Any shows galleries or publications where readers can find your work?
Currently, I am exhibiting in two New York City venues. From March 12 – June 12, 2020, “Seeing Within: Art Inspired by Science,” is showing at The Samuel J. Wood Library at Weill Cornell Medical Center on 1300 York Avenue, New York, NY. My work is also on exhibit now until April 4 in Williamsburg Brooklyn at the 21 st Annual Salon Show, which is located at 135 Broadway. My artwork and articles about it can be viewed at my website Safren.com anytime. The same is true by visiting #cherylsafren on Instagram.
Share something that you would like the world to know about your work?
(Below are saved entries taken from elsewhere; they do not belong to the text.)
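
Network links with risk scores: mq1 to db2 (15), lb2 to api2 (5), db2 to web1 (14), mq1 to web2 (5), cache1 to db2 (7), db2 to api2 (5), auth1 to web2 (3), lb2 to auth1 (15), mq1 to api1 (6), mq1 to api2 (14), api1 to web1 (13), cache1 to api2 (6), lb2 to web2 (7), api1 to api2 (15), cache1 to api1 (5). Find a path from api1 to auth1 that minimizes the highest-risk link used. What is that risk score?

A few of the api1→auth1 routes:
api1 - web1 - db2 - cache1 - api2 - mq1 - web2 - auth1: max(13, 14, 7, 6, 14, 5, 3) = 14
api1 - mq1 - web2 - auth1: max(6, 5, 3) = 6
api1 - cache1 - db2 - api2 - lb2 - web2 - auth1: max(5, 7, 5, 5, 7, 3) = 7
api1 - web1 - db2 - cache1 - api2 - lb2 - web2 - auth1: max(13, 14, 7, 6, 5, 7, 3) = 14
api1 - web1 - db2 - api2 - lb2 - web2 - auth1: max(13, 14, 5, 5, 7, 3) = 14
api1 - cache1 - api2 - lb2 - web2 - auth1: max(5, 6, 5, 7, 3) = 7
Smallest bottleneck: 6.

6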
I apply a clear sealant to arrest the oxidation process and protect the surface of the copper. Placing the copper in an interior environment where temperature and humidity are controlled offers the best protection against patination and chromatic degradation. What you see in the images presented here are panels that are sealed to prevent further patination. Public art agencies and other patrons of my art want assurances that these copper panels will not change with time, and I have complied. But I also make panels that I do not seal. I allow the natural patina to form. On my web site, these works are called Live Paintings.
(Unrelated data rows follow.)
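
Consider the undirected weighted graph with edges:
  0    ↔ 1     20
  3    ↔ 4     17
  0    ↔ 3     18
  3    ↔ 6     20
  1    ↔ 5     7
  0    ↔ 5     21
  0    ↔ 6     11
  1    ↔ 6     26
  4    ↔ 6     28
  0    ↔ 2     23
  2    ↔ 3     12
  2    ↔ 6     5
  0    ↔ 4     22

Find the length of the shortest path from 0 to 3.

18

A few of the 0→3 routes:
0 → 2 → 3: 23 + 12 = 35
0 → 6 → 3: 11 + 20 = 31
0 → 6 → 2 → 3: 11 + 5 + 12 = 28
0 → 3: 18
0 → 4 → 3: 22 + 17 = 39
0 → 2 → 6 → 3: 23 + 5 + 20 = 48
The minimum is 18.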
I want to paraphrase Valerie Monroe Shakespeare, owner of the (now defunct) Fulcrum Gallery, (located for many years on Broome St. in NYC), the sentiment she expresses here informs my live paintings. She states that there is an intrinsic contradiction in trying to freeze an idea “forever” in any medium. Time is the enemy of art attempting to capture an impression or concept for future appreciation, without actually considering the future of the substance on which the art is created. The survival of a work of art that does not incorporate time is a losing battle against the “ravages of time.” Future generations are relegated to peering through the glass at shadows of once-great art or viewing “masterpieces” recreated by the hands of restorers. This art becomes nothing but a legend. The future becomes a significant part of the art when its material is interfaced with the idea. Instead of fighting the elements of nature, in a doomed battle to remain static, the art is allowed to respond, creating a dialogue with time & becoming enriched by the effects of time. In this way, time adds a new dimension to the art. Whether colors change because of your vantage point, as happens in my sealed panels, or the texture changes, as in my unsealed works, my art provides an ever-changing show, and I continue to create work in both of these modes.